El alcalde Jorge Gallardo y el concejal de Parques y Jardines, Francisco Montiel, se acercaron a inspeccionar las instalaciones. Montiel explicó que los nuevos toldos son «de vela», diseñados expresamente para adaptarse a la singularidad de cada área de juegos: se anclan con postes metálicos y tensores, aguantan el viento y no tapan los accesos ni las zonas de paso. Nada de chapuzas: estructura pensada para durar más de un verano.
Tres parques en el punto de mira
Pero el Parque del Castillo es solo el primero de la lista. Según ha confirmado el Consistorio, la iniciativa se extenderá a otros dos rincones del municipio que también dan cobijo a nuestros peques:
- Parque infantil de Santo Cristo: la actuación está ya en fase final de ejecución.
- Parque de Los Naranjos: igualmente en la recta final, en paralelo con la remodelación integral que este parque lleva meses protagonizando.
Y además de los toldos, en el Parque del Castillo se han hormigonado unos 500 metros cuadrados en la zona de calistenia y se han renovado las pérgolas existentes. El conjunto ha dado un salto de calidad notable justo cuando más falta hace.
Un gesto pequeño con mucho sentido
No siempre hace falta una gran obra para marcar la diferencia.
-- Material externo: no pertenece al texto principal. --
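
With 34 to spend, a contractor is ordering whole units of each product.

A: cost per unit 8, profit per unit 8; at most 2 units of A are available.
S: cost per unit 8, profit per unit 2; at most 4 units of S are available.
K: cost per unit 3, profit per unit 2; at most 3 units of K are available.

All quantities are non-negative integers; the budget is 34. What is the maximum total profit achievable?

This is a bounded integer knapsack.
2×A and 3×K: cost 25 ≤ 34, profit 2·8 + 3·2 = 22.
2×A, 1×S, and 3×K: cost 33 ≤ 34, profit 2·8 + 1·2 + 3·2 = 24.
Best is 24.

24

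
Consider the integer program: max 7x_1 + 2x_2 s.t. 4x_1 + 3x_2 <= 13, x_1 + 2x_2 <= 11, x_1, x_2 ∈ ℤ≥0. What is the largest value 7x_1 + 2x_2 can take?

(x_1,x_2)=(3,0): 4·3+3·0=12≤13, 1·3+2·0=3≤11, objective 21.
(x_1,x_2)=(2,1): 4·2+3·1=11≤13, 1·2+2·1=4≤11, objective 16.
(x_1,x_2)=(2,0): 4·2+3·0=8≤13, 1·2+2·0=2≤11, objective 14.
The best lattice point is (3,0), giving 21.

21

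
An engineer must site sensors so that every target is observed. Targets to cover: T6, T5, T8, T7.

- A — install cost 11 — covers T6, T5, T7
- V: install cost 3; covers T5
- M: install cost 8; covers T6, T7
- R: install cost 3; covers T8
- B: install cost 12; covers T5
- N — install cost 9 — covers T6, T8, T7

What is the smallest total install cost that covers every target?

12

Choose V and N: together they cover T6, T5, T8, T7 — every target.
Total install cost: 3 + 9 = 12.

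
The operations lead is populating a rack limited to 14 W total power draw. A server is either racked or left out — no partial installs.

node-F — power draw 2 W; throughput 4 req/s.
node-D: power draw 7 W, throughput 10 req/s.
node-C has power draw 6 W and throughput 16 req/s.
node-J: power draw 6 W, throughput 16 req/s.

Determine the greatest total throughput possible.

36

node-C + node-J: power draw 6 + 6 = 12 ≤ 14, throughput 16 + 16 = 32.
node-F + node-C + node-J: power draw 2 + 6 + 6 = 14 ≤ 14, throughput 4 + 16 + 16 = 36.
Best is node-F, node-C, and node-J with total throughput 36.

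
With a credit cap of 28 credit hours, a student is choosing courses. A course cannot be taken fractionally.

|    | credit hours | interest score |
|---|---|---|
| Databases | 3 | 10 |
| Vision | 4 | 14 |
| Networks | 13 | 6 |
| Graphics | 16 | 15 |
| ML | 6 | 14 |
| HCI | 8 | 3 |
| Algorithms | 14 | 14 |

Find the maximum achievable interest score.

52

Allowing fractional choices, the relaxed optimum would be about 52.9, but courses are indivisible.
Databases + Vision + ML + Algorithms: credit hours 3 + 4 + 6 + 14 = 27 ≤ 28, interest score 10 + 14 + 14 + 14 = 52.
Databases + Vision + Networks + ML: credit hours 3 + 4 + 13 + 6 = 26 ≤ 28, interest score 10 + 14 + 6 + 14 = 44.
Best is Databases, Vision, ML, and Algorithms with total interest score 52.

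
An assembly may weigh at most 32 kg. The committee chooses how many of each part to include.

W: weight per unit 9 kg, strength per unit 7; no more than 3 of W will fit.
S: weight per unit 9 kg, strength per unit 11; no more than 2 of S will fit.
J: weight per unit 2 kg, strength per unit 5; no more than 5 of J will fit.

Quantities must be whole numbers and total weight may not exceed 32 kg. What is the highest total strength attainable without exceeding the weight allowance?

1×W, 1×S, and 5×J: weight 28 ≤ 32, strength 1·7 + 1·11 + 5·5 = 43.
2×S and 5×J: weight 28 ≤ 32, strength 2·11 + 5·5 = 47.
Best is 47.

47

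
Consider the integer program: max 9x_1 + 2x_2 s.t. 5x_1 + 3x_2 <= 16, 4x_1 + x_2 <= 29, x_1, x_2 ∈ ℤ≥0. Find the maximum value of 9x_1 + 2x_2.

27

Relaxing integrality, the LP optimum is 28.80 at (x_1,x_2) = (3.2, 0), which is not an integer point.
(x_1,x_2)=(3,0): 5·3+3·0=15≤16, 4·3+1·0=12≤29, objective 27.
(x_1,x_2)=(2,1): 5·2+3·1=13≤16, 4·2+1·1=9≤29, objective 20.
The best lattice point is (3,0), giving 27.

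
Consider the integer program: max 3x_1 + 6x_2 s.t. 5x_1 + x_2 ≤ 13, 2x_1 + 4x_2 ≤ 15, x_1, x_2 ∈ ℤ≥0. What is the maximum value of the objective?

The continuous relaxation peaks at (0, 3.75) with value 22.50; rounding to a feasible lattice point costs some objective.
(x_1,x_2)=(1,3): 5·1+1·3=8≤13, 2·1+4·3=14≤15, objective 21.
(x_1,x_2)=(0,3): 5·0+1·3=3≤13, 2·0+4·3=12≤15, objective 18.
Maximum is 21 at (x_1,x_2)=(1,3).

21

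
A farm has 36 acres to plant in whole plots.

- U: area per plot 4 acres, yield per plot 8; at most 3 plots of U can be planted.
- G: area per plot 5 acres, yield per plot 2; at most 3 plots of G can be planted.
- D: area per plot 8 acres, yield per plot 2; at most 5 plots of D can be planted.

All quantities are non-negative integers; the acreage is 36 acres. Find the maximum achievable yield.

This is a bounded integer knapsack.
U has the best ratio (8/4); taking only U gives at most 3×8 = 24 (stopped by the supply cap of 3).
Mixing does better — 3×U, 3×G, and 1×D: area 35 ≤ 36, yield 3·8 + 3·2 + 1·2 = 32.

32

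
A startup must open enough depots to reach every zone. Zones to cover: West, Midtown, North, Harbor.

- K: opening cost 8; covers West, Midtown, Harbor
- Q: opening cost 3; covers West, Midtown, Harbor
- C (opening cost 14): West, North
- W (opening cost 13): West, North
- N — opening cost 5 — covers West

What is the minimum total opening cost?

16

Choose Q and W: together they cover West, Midtown, North, Harbor — every zone.
Total opening cost: 3 + 13 = 16.
No cover costs less than 16.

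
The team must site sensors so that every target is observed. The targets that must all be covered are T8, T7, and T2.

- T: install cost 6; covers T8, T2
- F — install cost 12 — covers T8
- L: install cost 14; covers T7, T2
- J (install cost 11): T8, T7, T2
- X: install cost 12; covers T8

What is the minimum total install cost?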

Cualquier padre o madre de Cártama que haya intentado llevar a sus hijos al parque en julio o agosto sabe que, sin sombra, no hay quien aguante. Esta iniciativa llega en el momento justo: el baño libre en la piscina municipal continúa hasta el 6 de septiembre, las tardes siguen siendo largas y los críos necesitan donde moverse. Que puedan disfrutar de los columpios sin riesgo de quemarse es una mejora de esas que se agradece con el alma, aunque no salga en los grandes titulares.
Un aplauso, que tampoco cuesta nada.